What should be done about the dollar? Mayer makes an number of recommendations, most of them familiar and some of them sensible, but one of them puzzles me. He has his own theory of bureaucratic politics. In the Carter administration, he maintains, policy errors were made because talented people were slotted into the wrong jobs. More important, the Treasury should not have responsibility for managing the dollar. It should stick to raising revenue and managing the federal debt. Defense of the dollar should be left to the Federal Reserve System. All over the world, Mayer says, "central banks are kept separate in some degree from the political process" and can thus be entrusted with defense of the currency. But Mayer is wrong on two counts, Most central banks have less independence than the Federal Reserve System, and on his own reading of the record, the Fed has not done very well. It was wrong in 1972, under Arthur Burns, when it fostered rapid growth in the money supply and thus undermined the Smithsonian agreement, and was wrong again in 1977-1978, under G. William Miller, when it failed to combat inflation.
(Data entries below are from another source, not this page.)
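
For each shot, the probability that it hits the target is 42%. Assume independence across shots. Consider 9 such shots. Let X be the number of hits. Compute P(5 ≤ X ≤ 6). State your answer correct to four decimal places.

X ~ Binomial(9, 0.42); P(5 ≤ X ≤ 6) = Σ C(9,k) p^k (1−p)^(9−k) over k:
  k=5: C(9,5)·0.42^5·0.58^4 = 0.186350
  k=6: C(9,6)·0.42^6·0.58^3 = 0.089962
Total = 0.276312

0.2763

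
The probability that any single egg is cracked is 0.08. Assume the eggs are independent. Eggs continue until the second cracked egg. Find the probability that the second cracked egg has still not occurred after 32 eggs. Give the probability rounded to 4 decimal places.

Needing more than 32 eggs ⇔ fewer than 2 successes in the first 32. With X ~ Binomial(32, 0.08), P(Y > 32) = P(X ≤ 1).
  k=0: C(32,0)·0.08^0·0.92^32 = 0.069376
  k=1: C(32,1)·0.08^1·0.92^31 = 0.193047
P(X ≤ 1) = 0.262423

0.2624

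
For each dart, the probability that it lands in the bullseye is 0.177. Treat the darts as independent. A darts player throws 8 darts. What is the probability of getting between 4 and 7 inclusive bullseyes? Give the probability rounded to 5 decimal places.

X ~ Binomial(8, 0.177); P(4 ≤ X ≤ 7) = Σ C(8,k) p^k (1−p)^(8−k) over k:
  k=4: C(8,4)·0.177^4·0.823^4 = 0.0315203
  k=5: C(8,5)·0.177^5·0.823^3 = 0.0054232
  k=6: C(8,6)·0.177^6·0.823^2 = 0.0005832
  k=7: C(8,7)·0.177^7·0.823^1 = 0.0000358
Total = 0.0375625

0.03756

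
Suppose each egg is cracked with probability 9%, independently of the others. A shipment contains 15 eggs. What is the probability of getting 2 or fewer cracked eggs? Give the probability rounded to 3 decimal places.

X ~ Binomial(15, 0.09); P(X ≤ 2) = Σ C(15,k) p^k (1−p)^(15−k) over k:
  k=0: C(15,0)·0.09^0·0.91^15 = 0.24301
  k=1: C(15,1)·0.09^1·0.91^14 = 0.36051
  k=2: C(15,2)·0.09^2·0.91^13 = 0.24958
Total = 0.85310

0.853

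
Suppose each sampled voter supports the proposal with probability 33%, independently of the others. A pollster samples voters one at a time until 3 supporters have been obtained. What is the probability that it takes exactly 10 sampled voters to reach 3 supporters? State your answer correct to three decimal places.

0.078

Y = trial on which the third success occurs; negative binomial, r=3, p=0.33.
P(Y=10) = C(9,2) · p^3 · (1−p)^7
= 36 · 0.035937 · 0.060607 = 0.07841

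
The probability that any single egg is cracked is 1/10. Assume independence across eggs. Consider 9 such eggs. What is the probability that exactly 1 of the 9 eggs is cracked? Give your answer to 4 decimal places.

X ~ Binomial(n=9, p=0.10).
P(X=1) = C(9,1) · p^1 · (1−p)^8
= 9 · 0.1 · 0.43047 = 0.387420

0.3874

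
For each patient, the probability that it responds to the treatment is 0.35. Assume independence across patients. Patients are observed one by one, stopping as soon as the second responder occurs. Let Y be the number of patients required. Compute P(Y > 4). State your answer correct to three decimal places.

0.563

Needing more than 4 patients ⇔ fewer than 2 successes in the first 4. With X ~ Binomial(4, 0.35), P(Y > 4) = P(X ≤ 1).
  k=0: C(4,0)·0.35^0·0.65^4 = 0.17851
  k=1: C(4,1)·0.35^1·0.65^3 = 0.38448
P(X ≤ 1) = 0.56298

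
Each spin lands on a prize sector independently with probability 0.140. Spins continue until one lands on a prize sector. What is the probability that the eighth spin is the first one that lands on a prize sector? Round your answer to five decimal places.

Geometric (trials to first success), p = 0.14.
P(Y = 8) = (1−p)^7 · p = 0.34793 · 0.14 = 0.0487099

0.04871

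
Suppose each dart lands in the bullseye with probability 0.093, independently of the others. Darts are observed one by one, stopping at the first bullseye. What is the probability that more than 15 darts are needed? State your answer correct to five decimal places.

0.23126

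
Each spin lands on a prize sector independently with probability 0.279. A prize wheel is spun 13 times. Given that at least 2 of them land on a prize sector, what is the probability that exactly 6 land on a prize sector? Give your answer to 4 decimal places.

X ~ Binomial(13, 0.279). Want P(X=6 | X≥2) = P(X=6) / P(X≥2).
P(X=6) = C(13,6)·0.279^6·0.721^7 = 0.081976
P(X≥2) = 1 − 0.014228 − 0.071577 = 0.914195
Ratio = 0.081976 / 0.914195 = 0.089671

0.0897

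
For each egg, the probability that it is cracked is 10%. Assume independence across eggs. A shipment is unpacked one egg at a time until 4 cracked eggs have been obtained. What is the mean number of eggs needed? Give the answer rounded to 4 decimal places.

Y = total eggs until the fourth success; negative binomial with r=4, p=0.10.
E[Y] = r / p = 4 / 0.10 = 40.000000

40.0000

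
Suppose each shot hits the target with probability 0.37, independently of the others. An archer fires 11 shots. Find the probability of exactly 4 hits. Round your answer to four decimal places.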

If you decide to read this book, be self-confident. Those things that puzzle you may be wrong, not beyond your grasp. On two occasons, Mayer says that the U.S. authorities were buying marks. They were selling marks. At several points, he confuses the role of the dollar in the foreign-exchange markets, where it serves as a "vehicle" for movements between other currencies, with the reserve role of the dollar, and he compounds the confusion by turning it into a case for fixed exchanges rates. At another point, Mayer tries to lead his readers through the several definitions of the balance of payments -- a matter of theology on which I have wasted too much of my own professional life. He wastes his readers' time and misleads them too. The "liquidity" deficit, he says, is "the net change in liquid claims held by foreigners against the United States before 'settlement' of any of those claims through transfers of reserve assets . . ." Understand? No you don't. It is net of changes in reserves used to settle claims. But it doesn't really matter anyway.